President Donald Trump is expected to come to Capitol Hill to meet with GOP lawmakers in the lower chamber Tuesday to garner support for the House GOP’s Obamacare repeal bill slated to be voted on Thursday evening.
The trip to the Capitol comes amid doubts leadership has enough votes to pass the measure in its current form.
A number of legislators remain unsold on the legislation; both moderates and conservatives are voicing concerns over a number of provisions. Members of the House Freedom Caucus have blasted the bill, dubbing it “Obamacare lite,” due to its language on advancable, refundable tax credits — which they feel creates a new entitlement program. Other criticisms revolve around the 30 percent hike in premiums for those who drop coverage, as well as the timeline for rolling back Medicaid expansion.
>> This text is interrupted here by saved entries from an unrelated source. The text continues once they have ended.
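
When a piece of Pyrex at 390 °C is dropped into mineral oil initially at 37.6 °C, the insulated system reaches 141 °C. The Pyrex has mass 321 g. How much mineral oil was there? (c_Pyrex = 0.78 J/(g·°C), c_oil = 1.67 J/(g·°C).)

m ≈ 361 g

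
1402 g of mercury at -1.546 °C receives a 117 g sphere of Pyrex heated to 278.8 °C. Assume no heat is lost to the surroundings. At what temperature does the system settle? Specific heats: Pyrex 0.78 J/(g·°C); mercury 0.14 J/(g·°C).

Net heat exchanged in the isolated system is zero:
117·0.78·(T − 278.8) + 1402·0.14·(T − (-1.546)) = 0
91.26(T − 278.8) + 196.28(T − (-1.546)) = 0
287.54 T = 25140
T ≈ 87.43 °C

T_f ≈ 87.4 °C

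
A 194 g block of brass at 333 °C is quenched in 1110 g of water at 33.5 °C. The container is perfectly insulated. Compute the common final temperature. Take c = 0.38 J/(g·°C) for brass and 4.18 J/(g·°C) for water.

T_f ≈ 38.2 °C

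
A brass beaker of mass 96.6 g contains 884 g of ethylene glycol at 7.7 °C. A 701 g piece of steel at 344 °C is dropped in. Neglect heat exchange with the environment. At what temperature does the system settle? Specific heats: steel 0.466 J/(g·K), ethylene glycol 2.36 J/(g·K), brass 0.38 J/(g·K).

T_f ≈ 52.5 °C

Taking heat into each body as positive, Σ m c ΔT = 0:
701*0.466*(T − 344) + 884*2.36*(T − 7.7) + 96.6*0.38*(T − 7.7) = 0
(326.67 + 2086.2 + 36.71) T = 326.67*344 + 2086.2*7.7 + 36.71*7.7
T ≈ 52.55 °C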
Moderate critics, including Tuesday Group co-Chairman Charlie Dent, say they are not willing to vote for legislation without a full replacement plan in place.
GOP leadership in the House remains optimistic they will manage to gain enough support to send the legislation to the Senate before Easter recess, noting additional changes are expected to be made to placate hesitant members.
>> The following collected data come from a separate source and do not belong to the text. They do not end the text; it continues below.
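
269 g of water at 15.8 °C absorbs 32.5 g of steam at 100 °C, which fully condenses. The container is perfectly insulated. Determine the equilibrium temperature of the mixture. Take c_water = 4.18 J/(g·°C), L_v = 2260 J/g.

Energy balance with sensible and latent terms:
condense steam: −32.5×2260 = −73450
  condensed water 100 °C→T: 135.85(T − 100)
  water warms: 269×4.18×(T − 15.8) = 1124.4(T − 15.8)
1260.3 T = 73450 + 13585 + 17766 = 104801
T ≈ 83.16 °C, under the boiling point, so the assumption holds.

T_f ≈ 83.2 °C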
Trump administration officials — including Vice President Mike Pence, Secretary of Health and Human Services Tom Price and Centers of Medicare and Medicaid Administrator Seema Verma — have been meeting with GOP lawmakers in an attempt to help gain support for the American Health Care Act over the course of the past two months.
Repealing President Barack Obama’s landmark health care legislation was a key platform for Republicans during the 2016 election cycle and remains a critical priority for both Congress and the White House. Failure isn’t an option for the Republican Party in terms of health care reform, GOP Sen. Ted Cruz of Texas recently said. He added: if we “blow it, we will rightly be considered a laughingstock.”
House Speaker Paul Ryan praised Trump’s work to bridge the divide in the party during an appearance on FNC’s “Fox News Sunday.”
“He’s the one who has helped negotiate changes to this bill with members from all over our caucus,” he told host Chris Wallace. “I call it getting the sweet spot, you’ve got to get 218 Republicans, who come from all different walks of life, to come together to agree on the best possible plan to repeal and replace Obamacare.”